Further potential benefits of the present invention include reduced weight of components and manufacturing cost savings for the end use customer. The total weight for structural components may be reduced by manufacturing product according to the present invention. Fasteners and other related structural members required for joining components to each other are minimized or avoided when the product is machined to its near-net shape as an integrally manufactured product. For example the stiffening members (e.g. stringers) of an aircraft wing panel may be integrally produced with the skin using the method of the present invention. The opportunity for cost savings to the end use customer may include reduced process time to achieve the final part configuration (e.g. less machining or chemical milling time) and reduced process scrap.

It will be readily appreciated by those skilled in the art that modifications may be made to the invention without departing from the concepts disclosed in the foregoing description. Such modifications are to be considered as included within the following claims unless the claims, by their language, expressly state otherwise. Accordingly, the particular embodiments described in detail herein are illustrative only and are not limiting to the scope of the invention which is to be given the full breadth of the appended claims and any and all equivalents thereof.

Claims

1. A method of producing a heat treatable metal product comprising the ordered steps of:

(a) providing an ingot of a heat treatable metal alloy;

(b) rolling the ingot to a flat product;

(c) removing material from the product to achieve a shape near-net to a desired final shape;

(d) solution heat treating the product;

(e) stretching the product to achieve the desired final shape; and

(f) aging the product.

2. The method of claim 1, wherein the metal alloy is an aluminum alloy.

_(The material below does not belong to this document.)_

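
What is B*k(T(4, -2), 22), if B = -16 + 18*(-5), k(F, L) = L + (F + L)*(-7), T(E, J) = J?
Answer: 12508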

3. The method of claim 1, wherein step (c) comprises machining the product to achieve the near-net shape.

4. The method of claim 2, wherein the aluminum alloy is selected from the group consisting of AA series 2XXX, 6XXX and 7XXX.

5. The method of claim 2, wherein the flat product is in the F temper.

6. The method of claim 2, wherein the final product is a component of an aircraft.

7. The method of claim 6, wherein the component is a wing panel.

8. The method of claim 7, wherein step (c) comprises machining the near-net shape of a skin and stiffening members in the wing panel.

9. A heat treated metal component produced according to the method of claim 1.

10. The heat treated metal component of claim 9, wherein said product is a component of an aircraft.

11. The heat treated metal component of claim 10, wherein the component is a wing panel.